CVE Vulnerabilities

CVE-2024-20253

Deserialization of Untrusted Data

Published: Jan 26, 2024 | Modified: Nov 21, 2024
CVSS 3.x
10
CRITICAL
Source:
NVD
CVSS:3.1/AV:N/AC:L/PR:N/UI:N/S:C/C:H/I:H/A:H
CVSS 2.x
RedHat/V2
RedHat/V3
Ubuntu

A vulnerability in multiple Cisco Unified Communications and Contact Center Solutions products could allow an unauthenticated, remote attacker to execute arbitrary code on an affected device. This vulnerability is due to the improper processing of user-provided data that is being read into memory. An attacker could exploit this vulnerability by sending a crafted message to a listening port of an affected device.
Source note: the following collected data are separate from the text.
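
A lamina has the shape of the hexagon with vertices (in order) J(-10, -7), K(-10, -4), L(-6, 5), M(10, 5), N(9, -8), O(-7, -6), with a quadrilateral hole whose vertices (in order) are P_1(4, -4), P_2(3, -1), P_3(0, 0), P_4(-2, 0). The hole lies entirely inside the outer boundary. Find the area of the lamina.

207

Outer boundary:
Apply Gauss's area formula: 2A = Σ (x_i·y_{i+1} − x_{i+1}·y_i), indices taken mod 6.
Σ = (-30) + (-74) + (-80) + (-125) + (-110) + (-11) = -430
Area = |Σ|/2 = 215.
Hole:
Apply Gauss's area formula: 2A = Σ (x_i·y_{i+1} − x_{i+1}·y_i), indices taken mod 4.
Σ = (8) + (0) + (0) + (8) = 16
Area = |Σ|/2 = 8.
Net area = 215 − 8 = 207.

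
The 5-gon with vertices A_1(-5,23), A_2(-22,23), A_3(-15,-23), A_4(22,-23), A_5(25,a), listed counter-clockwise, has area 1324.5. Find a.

The doubled signed area Σ (x_i y_{i+1} − x_{i+1} y_i) is linear in a.
With a=0 it equals 3243; the coefficient of a is 27 (from the two edges through A_5).
So 27·a + 3243 = 2·1324.5 = 2649 ⇒ a = -22.

-22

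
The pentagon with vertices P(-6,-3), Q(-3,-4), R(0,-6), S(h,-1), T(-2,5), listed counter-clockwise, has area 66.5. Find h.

The doubled signed area Σ (x_i y_{i+1} − x_{i+1} y_i) is linear in h.
With h=0 it equals 67; the coefficient of h is 11 (from the two edges through S).
So 11·h + 67 = 2·66.5 = 133 ⇒ h = 6.

6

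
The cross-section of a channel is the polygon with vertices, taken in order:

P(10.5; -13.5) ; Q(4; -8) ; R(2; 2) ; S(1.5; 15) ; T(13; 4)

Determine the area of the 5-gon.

192.75

Apply the shoelace formula: 2A = Σ (x_i·y_{i+1} − x_{i+1}·y_i), indices taken mod 5.
Cross-terms: -30, 24, 27, -189, -217.5  ⇒  Σ = -385.5
Area = |Σ|/2 = 192.75.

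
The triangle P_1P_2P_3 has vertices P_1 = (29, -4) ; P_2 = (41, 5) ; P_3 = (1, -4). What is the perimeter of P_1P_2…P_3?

84

|P_1P_2| = √((12)² + (9)²) = √225 = 15
|P_2P_3| = √((-40)² + (-9)²) = √1681 = 41
|P_3P_1| = √((28)² + (0)²) = √784 = 28
Perimeter = 15 + 41 + 28 = 84.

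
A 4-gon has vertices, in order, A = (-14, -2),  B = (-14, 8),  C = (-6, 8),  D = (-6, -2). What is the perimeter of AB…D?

|AB| = √((0)² + (10)²) = √100 = 10
|BC| = √((8)² + (0)²) = √64 = 8
|CD| = √((0)² + (-10)²) = √100 = 10
|DA| = √((-8)² + (0)²) = √64 = 8
Perimeter = 10 + 8 + 10 + 8 = 36.

36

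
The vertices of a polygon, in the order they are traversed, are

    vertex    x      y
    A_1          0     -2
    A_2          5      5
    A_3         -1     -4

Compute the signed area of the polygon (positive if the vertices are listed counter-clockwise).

Apply the surveyor's formula: 2A = Σ (x_i·y_{i+1} − x_{i+1}·y_i), indices taken mod 3.
Σ = (10) + (-15) + (2) = -3
Signed area = Σ/2 = -1.5 (negative ⇒ clockwise traversal).

-1.5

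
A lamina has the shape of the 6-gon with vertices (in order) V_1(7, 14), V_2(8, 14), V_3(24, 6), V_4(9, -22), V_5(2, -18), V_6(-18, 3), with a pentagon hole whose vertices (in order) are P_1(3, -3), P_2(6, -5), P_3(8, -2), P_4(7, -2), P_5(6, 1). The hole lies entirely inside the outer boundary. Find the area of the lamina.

Outer boundary:
Σ = (-14) + (-288) + (-582) + (-118) + (-318) + (-273) = -1593
Area = |Σ|/2 = 796.5.
Hole:
Apply the shoelace formula: 2A = Σ (x_i·y_{i+1} − x_{i+1}·y_i), indices taken mod 5.
Σ = (3) + (28) + (-2) + (19) + (-21) = 27
Area = |Σ|/2 = 13.5.
Net area = 796.5 − 13.5 = 783.

783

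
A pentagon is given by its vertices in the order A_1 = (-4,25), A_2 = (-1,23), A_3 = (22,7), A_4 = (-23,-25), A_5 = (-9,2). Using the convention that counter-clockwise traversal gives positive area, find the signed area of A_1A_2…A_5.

-728.5

Apply the surveyor's formula: 2A = Σ (x_i·y_{i+1} − x_{i+1}·y_i), indices taken mod 5.
Σ = (-67) + (-513) + (-389) + (-271) + (-217) = -1457
Signed area = Σ/2 = -728.5 (negative ⇒ clockwise traversal).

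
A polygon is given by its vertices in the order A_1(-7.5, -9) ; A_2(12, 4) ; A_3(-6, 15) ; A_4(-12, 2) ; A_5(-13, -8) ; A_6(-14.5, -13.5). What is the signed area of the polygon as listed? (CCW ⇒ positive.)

330.375

Apply the shoelace formula: 2A = Σ (x_i·y_{i+1} − x_{i+1}·y_i), indices taken mod 6.
A_1→A_2: (-7.5)(4) − (12)(-9) = 78
A_2→A_3: (12)(15) − (-6)(4) = 204
A_3→A_4: (-6)(2) − (-12)(15) = 168
A_4→A_5: (-12)(-8) − (-13)(2) = 122
A_5→A_6: (-13)(-13.5) − (-14.5)(-8) = 59.5
A_6→A_1: (-14.5)(-9) − (-7.5)(-13.5) = 29.25
Σ = 660.75
Signed area = Σ/2 = 330.375 (positive ⇒ counter-clockwise traversal).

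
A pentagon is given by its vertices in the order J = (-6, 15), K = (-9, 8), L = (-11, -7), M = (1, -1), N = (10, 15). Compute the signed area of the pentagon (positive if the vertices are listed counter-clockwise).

260.5

Σ = (87) + (151) + (18) + (25) + (240) = 521
Signed area = Σ/2 = 260.5 (positive ⇒ counter-clockwise traversal).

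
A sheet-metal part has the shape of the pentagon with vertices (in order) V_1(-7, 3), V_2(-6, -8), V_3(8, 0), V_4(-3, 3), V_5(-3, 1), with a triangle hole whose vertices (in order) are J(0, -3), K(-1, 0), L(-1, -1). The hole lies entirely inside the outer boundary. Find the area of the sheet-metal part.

82.5

Outer boundary:
Apply the shoelace formula: 2A = Σ (x_i·y_{i+1} − x_{i+1}·y_i), indices taken mod 5.
Cross-terms: 74, 64, 24, 6, -2  ⇒  Σ = 166
Area = |Σ|/2 = 83.
Hole:
Apply the shoelace (surveyor's) formula: 2A = Σ (x_i·y_{i+1} − x_{i+1}·y_i), indices taken mod 3.
Cross-terms: -3, 1, 3  ⇒  Σ = 1
Area = |Σ|/2 = 0.5.
Net area = 83 − 0.5 = 82.5.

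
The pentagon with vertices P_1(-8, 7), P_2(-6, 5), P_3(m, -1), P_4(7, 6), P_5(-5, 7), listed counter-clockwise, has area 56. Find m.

-3

The doubled signed area Σ (x_i y_{i+1} − x_{i+1} y_i) is linear in m.
With m=0 it equals 115; the coefficient of m is 1 (from the two edges through P_3).
So 1·m + 115 = 2·56 = 112 ⇒ m = -3.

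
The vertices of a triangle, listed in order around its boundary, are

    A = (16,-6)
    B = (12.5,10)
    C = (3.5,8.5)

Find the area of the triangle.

Apply the shoelace (surveyor's) formula: 2A = Σ (x_i·y_{i+1} − x_{i+1}·y_i), indices taken mod 3.
Cross-terms: 235, 71.25, -157  ⇒  Σ = 149.25
Area = |Σ|/2 = 74.625.

74.625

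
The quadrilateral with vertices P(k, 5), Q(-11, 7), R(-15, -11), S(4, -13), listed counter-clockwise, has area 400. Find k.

13

Write out the shoelace sum; only the two edges meeting at P involve k:
2·Area = [(4·5 − k·(-13)) + (k·7 − (-11)·5)] + 465
       = 20·k + 540 = 800
⇒ k = 13.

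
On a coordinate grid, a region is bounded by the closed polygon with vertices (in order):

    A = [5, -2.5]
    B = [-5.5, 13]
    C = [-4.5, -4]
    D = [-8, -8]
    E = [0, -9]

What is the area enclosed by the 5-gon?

126.375

Apply the shoelace (surveyor's) formula: 2A = Σ (x_i·y_{i+1} − x_{i+1}·y_i), indices taken mod 5.
Σ = (51.25) + (80.5) + (4) + (72) + (45) = 252.75
Area = |Σ|/2 = 126.375.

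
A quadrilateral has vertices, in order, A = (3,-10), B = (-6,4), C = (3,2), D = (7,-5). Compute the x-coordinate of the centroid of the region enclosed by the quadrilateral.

Apply the shoelace (surveyor's) formula. First the cross-terms c_i = x_i·y_{i+1} − x_{i+1}·y_i:
  -48, -24, -29, -55  ⇒  2A = -156, A = -78.
Then Σ (x_i + x_{i+1})·c_i = -624, so x̄ = -624 / (6·(-78)) = 4/3.

4/3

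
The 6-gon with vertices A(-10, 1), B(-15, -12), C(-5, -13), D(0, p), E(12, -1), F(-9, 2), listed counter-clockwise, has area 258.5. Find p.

-13

Write out the shoelace sum; only the two edges meeting at D involve p:
2·Area = [((-5)·p − 0·(-13)) + (0·(-1) − 12·p)] + 296
       = -17·p + 296 = 517
⇒ p = -13.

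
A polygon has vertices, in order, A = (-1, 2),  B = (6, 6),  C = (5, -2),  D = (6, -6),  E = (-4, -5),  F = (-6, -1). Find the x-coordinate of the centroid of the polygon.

169/171

Apply the shoelace (surveyor's) formula. First the cross-terms c_i = x_i·y_{i+1} − x_{i+1}·y_i:
  -18, -42, -18, -54, -26, -13  ⇒  2A = -171, A = -85.5.
Then Σ (x_i + x_{i+1})·c_i = -507, so x̄ = -507 / (6·(-85.5)) = 169/171.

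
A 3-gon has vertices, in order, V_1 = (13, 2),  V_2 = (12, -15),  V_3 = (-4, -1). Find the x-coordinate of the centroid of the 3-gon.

7

Apply the shoelace formula. First the cross-terms c_i = x_i·y_{i+1} − x_{i+1}·y_i:
  -219, -72, 5  ⇒  2A = -286, A = -143.
Then Σ (x_i + x_{i+1})·c_i = -6006, so x̄ = -6006 / (6·(-143)) = 7.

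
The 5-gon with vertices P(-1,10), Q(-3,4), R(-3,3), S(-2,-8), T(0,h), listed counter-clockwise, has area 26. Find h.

Write out the shoelace sum; only the two edges meeting at T involve h:
2·Area = [((-2)·h − 0·(-8)) + (0·10 − (-1)·h)] + 59
       = -1·h + 59 = 52
⇒ h = 7.

7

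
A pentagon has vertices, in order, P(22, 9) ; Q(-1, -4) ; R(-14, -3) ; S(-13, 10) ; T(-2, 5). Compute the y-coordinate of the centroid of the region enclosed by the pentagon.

312/121

Apply the shoelace (surveyor's) formula. First the cross-terms c_i = x_i·y_{i+1} − x_{i+1}·y_i:
  -79, -53, -179, -45, -128  ⇒  2A = -484, A = -242.
Then Σ (y_i + y_{i+1})·c_i = -3744, so ȳ = -3744 / (6·(-242)) = 312/121.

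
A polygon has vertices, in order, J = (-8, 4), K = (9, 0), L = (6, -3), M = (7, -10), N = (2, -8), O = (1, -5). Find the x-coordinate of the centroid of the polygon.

Apply Gauss's area formula. First the cross-terms c_i = x_i·y_{i+1} − x_{i+1}·y_i:
  -36, -27, -39, -36, -2, -36  ⇒  2A = -176, A = -88.
Then Σ (x_i + x_{i+1})·c_i = -1026, so x̄ = -1026 / (6·(-88)) = 171/88.

171/88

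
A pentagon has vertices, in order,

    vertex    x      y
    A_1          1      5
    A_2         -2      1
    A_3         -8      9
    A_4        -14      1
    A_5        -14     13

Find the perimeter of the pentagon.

|A_1A_2| = √((-3)² + (-4)²) = √25 = 5
|A_2A_3| = √((-6)² + (8)²) = √100 = 10
|A_3A_4| = √((-6)² + (-8)²) = √100 = 10
|A_4A_5| = √((0)² + (12)²) = √144 = 12
|A_5A_1| = √((15)² + (-8)²) = √289 = 17
Perimeter = 5 + 10 + 10 + 12 + 17 = 54.

54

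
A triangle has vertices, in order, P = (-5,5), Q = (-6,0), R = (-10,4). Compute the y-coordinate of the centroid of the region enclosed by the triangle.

3

Apply the surveyor's formula. First the cross-terms c_i = x_i·y_{i+1} − x_{i+1}·y_i:
  30, -24, -30  ⇒  2A = -24, A = -12.
Then Σ (y_i + y_{i+1})·c_i = -216, so ȳ = -216 / (6·(-12)) = 3.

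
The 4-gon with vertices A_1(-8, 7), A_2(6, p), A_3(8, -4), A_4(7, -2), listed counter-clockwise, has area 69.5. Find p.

-10

The doubled signed area Σ (x_i y_{i+1} − x_{i+1} y_i) is linear in p.
With p=0 it equals -21; the coefficient of p is -16 (from the two edges through A_2).
So -16·p + -21 = 2·69.5 = 139 ⇒ p = -10.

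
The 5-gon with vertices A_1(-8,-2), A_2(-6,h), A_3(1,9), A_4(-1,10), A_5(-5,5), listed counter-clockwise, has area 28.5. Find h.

-1

The doubled signed area Σ (x_i y_{i+1} − x_{i+1} y_i) is linear in h.
With h=0 it equals 48; the coefficient of h is -9 (from the two edges through A_2).
So -9·h + 48 = 2·28.5 = 57 ⇒ h = -1.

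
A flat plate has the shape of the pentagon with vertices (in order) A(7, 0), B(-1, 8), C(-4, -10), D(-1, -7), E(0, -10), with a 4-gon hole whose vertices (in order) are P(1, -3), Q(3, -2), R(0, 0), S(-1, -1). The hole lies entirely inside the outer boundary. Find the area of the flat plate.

Outer boundary:
Apply the surveyor's formula: 2A = Σ (x_i·y_{i+1} − x_{i+1}·y_i), indices taken mod 5.
Σ = (56) + (42) + (18) + (10) + (70) = 196
Area = |Σ|/2 = 98.
Hole:
Cross-terms: 7, 0, 0, 4  ⇒  Σ = 11
Area = |Σ|/2 = 5.5.
Net area = 98 − 5.5 = 92.5.

92.5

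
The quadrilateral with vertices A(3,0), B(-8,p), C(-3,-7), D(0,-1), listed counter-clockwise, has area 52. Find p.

The doubled signed area Σ (x_i y_{i+1} − x_{i+1} y_i) is linear in p.
With p=0 it equals 62; the coefficient of p is 6 (from the two edges through B).
So 6·p + 62 = 2·52 = 104 ⇒ p = 7.

7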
A successful exploit could allow the attacker to execute arbitrary commands on the underlying operating system with the privileges of the web services user. With access to the underlying operating system, the attacker could also establish root access on the affected device.

Weakness

The product deserializes untrusted data without sufficiently verifying that the resulting data will be valid.

Affected Software

Name Vendor Start Version End Version
Unified_communications_manager Cisco * 12.5(1)su8 (excluding)
Unified_communications_manager Cisco 14.0 (including) 14su3 (excluding)

Extended Description

It is often convenient to serialize objects for communication or to save them for later use. However, deserialized data or code can often be modified without using the provided accessor functions if it does not use cryptography to protect itself. Furthermore, any cryptography would still be client-side security – which is a dangerous security assumption. Data that is untrusted can not be trusted to be well-formed. When developers place no restrictions on “gadget chains,” or series of instances and method invocations that can self-execute during the deserialization process (i.e., before the object is returned to the caller), it is sometimes possible for attackers to leverage them to perform unauthorized actions, like generating a shell.

Potential Mitigations

  • Make fields transient to protect them from deserialization.
  • An attempt to serialize and then deserialize a class containing transient fields will result in NULLs where the transient data should be. This is an excellent way to prevent time, environment-based, or sensitive variables from being carried over and used improperly.